Initially comprised of cousins Jamie Turner (vocals, bass) and Matt Williams (guitar), along with Mike Mutt (organ) and Adrian Macmillan (drums), Perth, Australia-based psych rock quartet The High Learys can trace their origins to when Turner and Williams met Mutt in high school, with the band recruiting Macmillan to finalize the band’s original lineup back in 2011. With the release of a full-length album and a number of singles the Australian psych rock quartet have received praise both across their native Australia and internationally for a sound that had been described as a contemporary take on 60s psych rock, bubblegum pop and large rock that seemed to draw influence from the likes of  The DoorsThe Who Sings My Generation-era The WhoThe Animals, The TurtlesThe Beatles and contemporary acts such as OasisThe Black Angels, Elephant Stone, Sleepy Sun and others.

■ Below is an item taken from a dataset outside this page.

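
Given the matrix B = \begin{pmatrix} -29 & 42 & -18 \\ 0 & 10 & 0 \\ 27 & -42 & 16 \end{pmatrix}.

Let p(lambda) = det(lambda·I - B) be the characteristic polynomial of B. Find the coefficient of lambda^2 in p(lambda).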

In fact, the band quickly became a JOVM mainstay as I wrote about a handful of singles on this site — including “Letters to Alice,” a song comprised of intertwined, twisting and turning guitar and organ chords paired with a propulsive rhythm section and Turner’s  Liam Gallagher-like vocals; “I’m A Fool For You” was their most bubblegum pop-leaning single, which possessed an infectious and sweet melody paired with even sweeter lyrics; and “Clear My Mind,” a single that sounded as though it could have been written, recorded and released sometime during the Summer of Love. Now, it’s been a couple of years since I’ve written about them and in that time the band’s lineup has been shuffled — Macmillan has been replaced by Mitchell J. Benson on drums. And interestingly enough, the band’s latest single “Cabinet” not only marks a change in sonic direction for the band that pushes their 60s-leaning psych rock sound closer to the 21st century and is the first time that the band produced themselves in the studio. Sonically “Cabinet” sounds as though it draws from My Gold Mask and Elephant Stone’s most recent releases, as the band pairs guitars and organ played through distortion and effects pedals, thundering drumming and an anthemic hook. In some way, the song sounds as though it were recorded in an enormous empty room with the instrumentation reverberating off the walls and back down to the musicians and listener.

As the band notes in press notes “‘Cabinet’ explores the insecurities of a young mind. Someone who feels lost in their ways, but at the same time shares the burdens of adolescents with their other half.”  And although the song possesses a trippy feel, at its core is a plaintive heartache that should feel familiar — it should remind the listener of the fact that love is almost always awkward but perhaps even more so when you’re trying to figure yourself out.